# Not just for making Java anymore either ...



## Fred (Jan 18, 2009)

*Often available at the local dollar store. I recently bought a package of 1,000 for a dollar. Way cheaper than paper towels huh!*
*Please add others uses if you have an idea!*
 
*COFFEE FILTERS: Not just for making coffee...*
*1. Cover bowls or dishes when cooking in the microwave. Coffee filters make excellent covers.
*
*2. Clean windows and mirrors... C**offee filters are lint-free so they'll leave windows sparkling. Being lint free they are also great for application of CA and other finishes as well. :biggrin:
*
*3. Protect China ... Separate your good dishes by putting a coffee filter between each dish.
*
*4. Filter broken cork from wine... If you break the cork when opening a wine bottle, filter the wine through a coffee filter.
*
*5. Protect a cast-iron skillet... Place a coffee filter in the skillet to absorb moisture and prevent rust.
*
*6. Apply shoe polish... Ball up a lint-free coffee filter.
*
*7. Recycle frying oil... After frying, strain oil through a sieve lined with a coffee filter. 
*
*8. Weigh chopped foods... Place chopped ingredients in a coffee filter on a kitchen scale.
*
*9. Hold tacos... Coffee filters make convenient wrappers for messy foods.
*
*10. Stop the soil from leaking out of a plant pot... Line a plant pot with a coffee filter to prevent the soil from going through the drainage holes.
*
*11. Prevent a Popsicle from dripping... Poke one or two holes as needed in a coffee filter.
*
*12. Do you think we used expensive strips to wax eyebrows? Use strips of coffee filters. 
*
*13. Put a few in a plate and put your fried bacon, french fries, chicken fingers, etc on them. Soaks out all the grease.
*
*14. Keep in the bathroom. They make great "razor nick fixers."*
*15. *


----------



## gomeral (Jan 18, 2009)

Fred said:


> *14. Keep in the bathroom. They make great "razor nick fixers."*



When in college, my brother once ran out of both money and toilet paper in the same week.  One guess what he made do with for the 6 days until his next paycheck.


----------



## wdcav1952 (Jan 18, 2009)

gomeral said:


> When in college, my brother once ran out of both money and toilet paper in the same week.  One guess what he made do with for the 6 days until his next paycheck.

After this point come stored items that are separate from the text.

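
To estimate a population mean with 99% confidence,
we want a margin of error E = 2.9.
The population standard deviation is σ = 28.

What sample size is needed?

z_0.005 = 2.576
n = (z×σ/E)² = (2.576×28/2.9)²
n = 618.6027
Round up: n = 619

Answer: n = 619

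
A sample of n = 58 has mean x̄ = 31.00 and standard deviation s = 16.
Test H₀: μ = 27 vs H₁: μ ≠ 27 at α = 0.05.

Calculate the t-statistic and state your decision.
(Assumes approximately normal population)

Answer: t = 1.9039, fail to reject H₀

Derivation:
df = n - 1 = 57
SE = s/√n = 16/√58 = 2.1009
t = (x̄ - μ₀)/SE = (31.00 - 27)/2.1009 = 1.9039
Critical value: t_{0.025,57} = ±2.002
p-value ≈ 0.0620
Decision: fail to reject H₀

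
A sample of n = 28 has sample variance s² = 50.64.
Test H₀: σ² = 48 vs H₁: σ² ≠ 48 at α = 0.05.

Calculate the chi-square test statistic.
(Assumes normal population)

df = n - 1 = 27
χ² = (n-1)s²/σ₀² = 27×50.64/48 = 28.4850
Critical values: χ²_{0.975,27} = 14.573, χ²_{0.025,27} = 43.195
Rejection region: χ² < 14.573 or χ² > 43.195
Decision: fail to reject H₀

Answer: χ² = 28.4850, fail to reject H₀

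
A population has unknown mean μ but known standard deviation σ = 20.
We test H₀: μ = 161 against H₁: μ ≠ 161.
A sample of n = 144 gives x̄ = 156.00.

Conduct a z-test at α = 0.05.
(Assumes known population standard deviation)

Answer: z = -2.9999, reject H₀

Derivation:
Standard error: SE = σ/√n = 20/√144 = 1.6667
z-statistic: z = (x̄ - μ₀)/SE = (156.00 - 161)/1.6667 = -2.9999
Critical value: ±1.960
p-value = 0.0027
Decision: reject H₀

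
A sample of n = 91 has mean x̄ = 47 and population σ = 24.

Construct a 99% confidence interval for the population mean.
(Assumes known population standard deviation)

Answer: (40.5190, 53.4810)

Derivation:
Confidence level: 99%, α = 0.01
z_0.005 = 2.576
SE = σ/√n = 24/√91 = 2.5159
Margin of error = 2.576 × 2.5159 = 6.4810
CI: x̄ ± margin = 47 ± 6.4810
CI: (40.5190, 53.4810)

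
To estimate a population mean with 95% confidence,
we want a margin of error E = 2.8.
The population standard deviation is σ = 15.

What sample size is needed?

Answer: n = 111

Derivation:
z_0.025 = 1.960
n = (z×σ/E)² = (1.960×15/2.8)²
n = 110.2500
Round up: n = 111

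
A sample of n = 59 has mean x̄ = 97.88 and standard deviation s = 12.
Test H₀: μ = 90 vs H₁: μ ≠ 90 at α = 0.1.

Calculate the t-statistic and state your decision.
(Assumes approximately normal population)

Answer: t = 5.0438, reject H₀

Derivation:
df = n - 1 = 58
SE = s/√n = 12/√59 = 1.5623
t = (x̄ - μ₀)/SE = (97.88 - 90)/1.5623 = 5.0438
Critical value: t_{0.05,58} = ±1.672
p-value < 0.0001
Decision: reject H₀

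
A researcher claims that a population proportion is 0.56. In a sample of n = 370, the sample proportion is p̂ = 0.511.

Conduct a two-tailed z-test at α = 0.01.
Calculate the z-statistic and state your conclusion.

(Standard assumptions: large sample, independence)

H₀: p = 0.56, H₁: p ≠ 0.56
Standard error: SE = √(p₀(1-p₀)/n) = √(0.56×0.44/370) = 0.025806
z-statistic: z = (p̂ - p₀)/SE = (0.511 - 0.56)/0.025806 = -1.8988
Critical value: z_0.005 = ±2.576
p-value = 0.0576
Decision: fail to reject H₀ at α = 0.01

Answer: z = -1.8988, fail to reject H₀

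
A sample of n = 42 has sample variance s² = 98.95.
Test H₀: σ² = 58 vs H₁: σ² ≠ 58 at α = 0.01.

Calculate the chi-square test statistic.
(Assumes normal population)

df = n - 1 = 41
χ² = (n-1)s²/σ₀² = 41×98.95/58 = 69.9474
Critical values: χ²_{0.995,41} = 21.421, χ²_{0.005,41} = 68.053
Rejection region: χ² < 21.421 or χ² > 68.053
Decision: reject H₀

Answer: χ² = 69.9474, reject H₀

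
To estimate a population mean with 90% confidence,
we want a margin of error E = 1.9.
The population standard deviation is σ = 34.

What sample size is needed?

Answer: n = 867

Derivation:
z_0.05 = 1.645
n = (z×σ/E)² = (1.645×34/1.9)²
n = 866.5277
Round up: n = 867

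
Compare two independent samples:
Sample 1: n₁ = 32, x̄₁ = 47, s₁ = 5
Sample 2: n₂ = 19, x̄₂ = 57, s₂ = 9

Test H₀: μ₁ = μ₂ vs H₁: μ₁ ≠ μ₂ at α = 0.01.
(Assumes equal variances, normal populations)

Pooled variance: s²_p = [31×5² + 18×9²]/(49) = 45.5714
s_p = 6.7507
SE = s_p×√(1/n₁ + 1/n₂) = 6.7507×√(1/32 + 1/19) = 1.9552
t = (x̄₁ - x̄₂)/SE = (47 - 57)/1.9552 = -5.1146
df = 49, t-critical = ±2.680
Decision: reject H₀

Answer: t = -5.1146, reject H₀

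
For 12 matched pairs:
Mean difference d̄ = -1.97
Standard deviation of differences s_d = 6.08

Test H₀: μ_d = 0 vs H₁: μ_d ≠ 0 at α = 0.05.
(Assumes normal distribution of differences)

Answer: t = -1.1224, fail to reject H₀

Derivation:
df = n - 1 = 11
SE = s_d/√n = 6.08/√12 = 1.7551
t = d̄/SE = -1.97/1.7551 = -1.1224
Critical value: t_{0.025,11} = ±2.201
p-value ≈ 0.2856
Decision: fail to reject H₀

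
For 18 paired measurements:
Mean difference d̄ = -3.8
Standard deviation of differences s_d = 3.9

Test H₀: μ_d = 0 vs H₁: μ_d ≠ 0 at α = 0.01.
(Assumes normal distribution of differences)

Answer: t = -4.1340, reject H₀

Derivation:
df = n - 1 = 17
SE = s_d/√n = 3.9/√18 = 0.9192
t = d̄/SE = -3.8/0.9192 = -4.1340
Critical value: t_{0.005,17} = ±2.898
p-value ≈ 0.0007
Decision: reject H₀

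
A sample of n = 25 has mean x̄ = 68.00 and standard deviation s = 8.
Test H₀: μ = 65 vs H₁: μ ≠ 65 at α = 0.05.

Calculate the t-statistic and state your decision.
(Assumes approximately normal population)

Answer: t = 1.8750, fail to reject H₀

Derivation:
df = n - 1 = 24
SE = s/√n = 8/√25 = 1.6000
t = (x̄ - μ₀)/SE = (68.00 - 65)/1.6000 = 1.8750
Critical value: t_{0.025,24} = ±2.064
p-value ≈ 0.0730
Decision: fail to reject H₀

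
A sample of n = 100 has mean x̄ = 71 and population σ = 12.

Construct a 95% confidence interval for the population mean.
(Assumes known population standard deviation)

Answer: (68.6480, 73.3520)

Derivation:
Confidence level: 95%, α = 0.05
z_0.025 = 1.960
SE = σ/√n = 12/√100 = 1.2000
Margin of error = 1.960 × 1.2000 = 2.3520
CI: x̄ ± margin = 71 ± 2.3520
CI: (68.6480, 73.3520)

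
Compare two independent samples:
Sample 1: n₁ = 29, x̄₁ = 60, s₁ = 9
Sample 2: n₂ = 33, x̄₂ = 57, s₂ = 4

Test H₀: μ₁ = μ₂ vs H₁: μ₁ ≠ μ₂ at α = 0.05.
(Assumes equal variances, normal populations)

Pooled variance: s²_p = [28×9² + 32×4²]/(60) = 46.3333
s_p = 6.8069
SE = s_p×√(1/n₁ + 1/n₂) = 6.8069×√(1/29 + 1/33) = 1.7326
t = (x̄₁ - x̄₂)/SE = (60 - 57)/1.7326 = 1.7315
df = 60, t-critical = ±2.000
Decision: fail to reject H₀

Answer: t = 1.7315, fail to reject H₀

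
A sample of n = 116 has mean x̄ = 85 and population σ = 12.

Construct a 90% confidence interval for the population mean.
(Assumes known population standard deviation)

Confidence level: 90%, α = 0.1
z_0.05 = 1.645
SE = σ/√n = 12/√116 = 1.1142
Margin of error = 1.645 × 1.1142 = 1.8329
CI: x̄ ± margin = 85 ± 1.8329
CI: (83.1671, 86.8329)

Answer: (83.1671, 86.8329)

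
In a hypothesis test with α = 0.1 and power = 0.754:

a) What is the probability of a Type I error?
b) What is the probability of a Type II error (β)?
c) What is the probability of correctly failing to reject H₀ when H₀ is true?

Answer: a) 0.1, b) 0.246, c) 0.9

Derivation:
a) Type I error probability = α = 0.1
b) Power = P(reject H₀ | H₁ true) = 1 - β = 0.754, so Type II error probability = β = 1 - Power = 0.246
c) P(fail to reject H₀ | H₀ true) = 1 - α = 0.9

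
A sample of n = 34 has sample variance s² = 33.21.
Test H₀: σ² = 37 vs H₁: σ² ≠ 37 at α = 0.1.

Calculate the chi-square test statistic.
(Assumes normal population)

df = n - 1 = 33
χ² = (n-1)s²/σ₀² = 33×33.21/37 = 29.6197
Critical values: χ²_{0.95,33} = 20.867, χ²_{0.05,33} = 47.400
Rejection region: χ² < 20.867 or χ² > 47.400
Decision: fail to reject H₀

Answer: χ² = 29.6197, fail to reject H₀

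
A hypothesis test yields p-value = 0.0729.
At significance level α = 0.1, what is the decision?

Compare p-value to α:
0.0729 < 0.1
Decision: reject H₀

Answer: reject H₀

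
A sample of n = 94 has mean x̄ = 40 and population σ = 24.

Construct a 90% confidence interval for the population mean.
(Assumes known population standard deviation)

Answer: (35.9280, 44.0720)

Derivation:
Confidence level: 90%, α = 0.1
z_0.05 = 1.645
SE = σ/√n = 24/√94 = 2.4754
Margin of error = 1.645 × 2.4754 = 4.0720
CI: x̄ ± margin = 40 ± 4.0720
CI: (35.9280, 44.0720)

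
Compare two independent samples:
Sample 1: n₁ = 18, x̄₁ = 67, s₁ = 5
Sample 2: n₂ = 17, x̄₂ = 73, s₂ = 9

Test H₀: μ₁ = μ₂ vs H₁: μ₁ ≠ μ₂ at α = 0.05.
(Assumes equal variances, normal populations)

Pooled variance: s²_p = [17×5² + 16×9²]/(33) = 52.1515
s_p = 7.2216
SE = s_p×√(1/n₁ + 1/n₂) = 7.2216×√(1/18 + 1/17) = 2.4423
t = (x̄₁ - x̄₂)/SE = (67 - 73)/2.4423 = -2.4567
df = 33, t-critical = ±2.035
Decision: reject H₀

Answer: t = -2.4567, reject H₀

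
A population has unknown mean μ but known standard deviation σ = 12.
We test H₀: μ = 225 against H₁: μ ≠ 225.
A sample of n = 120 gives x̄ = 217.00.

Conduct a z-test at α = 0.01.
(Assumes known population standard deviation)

Standard error: SE = σ/√n = 12/√120 = 1.0954
z-statistic: z = (x̄ - μ₀)/SE = (217.00 - 225)/1.0954 = -7.3033
Critical value: ±2.576
p-value < 0.0001
Decision: reject H₀

Answer: z = -7.3033, reject H₀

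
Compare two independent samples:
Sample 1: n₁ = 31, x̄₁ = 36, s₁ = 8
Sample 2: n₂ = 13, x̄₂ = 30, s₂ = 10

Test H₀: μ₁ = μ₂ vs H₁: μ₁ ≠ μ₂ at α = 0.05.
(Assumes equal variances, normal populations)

Pooled variance: s²_p = [30×8² + 12×10²]/(42) = 74.2857
s_p = 8.6189
SE = s_p×√(1/n₁ + 1/n₂) = 8.6189×√(1/31 + 1/13) = 2.8479
t = (x̄₁ - x̄₂)/SE = (36 - 30)/2.8479 = 2.1068
df = 42, t-critical = ±2.018
Decision: reject H₀

Answer: t = 2.1068, reject H₀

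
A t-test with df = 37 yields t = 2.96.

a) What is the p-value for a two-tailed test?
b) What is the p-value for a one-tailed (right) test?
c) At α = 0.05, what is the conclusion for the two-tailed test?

Answer: a) 0.0053, b) 0.0027, c) reject H₀

Derivation:
Using t-distribution with df = 37:
a) Two-tailed: p = 2×P(T > 2.96) = 0.0053
b) One-tailed: p = P(T > 2.96) = 0.0027
c) 0.0053 < 0.05, reject H₀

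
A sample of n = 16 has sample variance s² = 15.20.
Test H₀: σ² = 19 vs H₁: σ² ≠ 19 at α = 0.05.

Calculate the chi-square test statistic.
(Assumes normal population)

Answer: χ² = 12.0000, fail to reject H₀

Derivation:
df = n - 1 = 15
χ² = (n-1)s²/σ₀² = 15×15.20/19 = 12.0000
Critical values: χ²_{0.975,15} = 6.262, χ²_{0.025,15} = 27.488
Rejection region: χ² < 6.262 or χ² > 27.488
Decision: fail to reject H₀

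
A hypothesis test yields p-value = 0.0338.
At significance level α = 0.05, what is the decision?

Answer: reject H₀

Derivation:
Compare p-value to α:
0.0338 < 0.05
Decision: reject H₀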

Please tell me the filters weren't "multi-use"!!!!!!!!!


----------



## thewishman (Jan 19, 2009)

All right, Fred, how much have you invested in coffee filter production facilities? 1000 for a dollar is a great deal. 

At a mil each, how many would it take to pay my property taxes?


----------



## Fred (Jan 19, 2009)

No investment from me since every last penny I HAD to my name went into the building of my shop. Two weeks after the last nail and screw were in place along comes the evil stroke on Dec 31, 2006. Nothing, and I mean nothing has been right since then.

In regards to your property taxes, just buy as many as you can with current cash on hand, take out a loan, get a 2nd and 3rd (maybe even a 4th mortgage), forget about savings, no chance of any college education for the kiddies, no retirement, nothing ... just pay the sorry SOB's and call it even.

I strongly suggest that you get those used by GOMERAL's brother and send them in as well!


----------



## Skye (Jan 21, 2009)

I'm wondering about applying CA glue with them...


----------



## marcruby (Jan 21, 2009)

If they are cotton, avoid using them for CA.  As I recall cotton is an instant glue instant accelerator.  

Marc


----------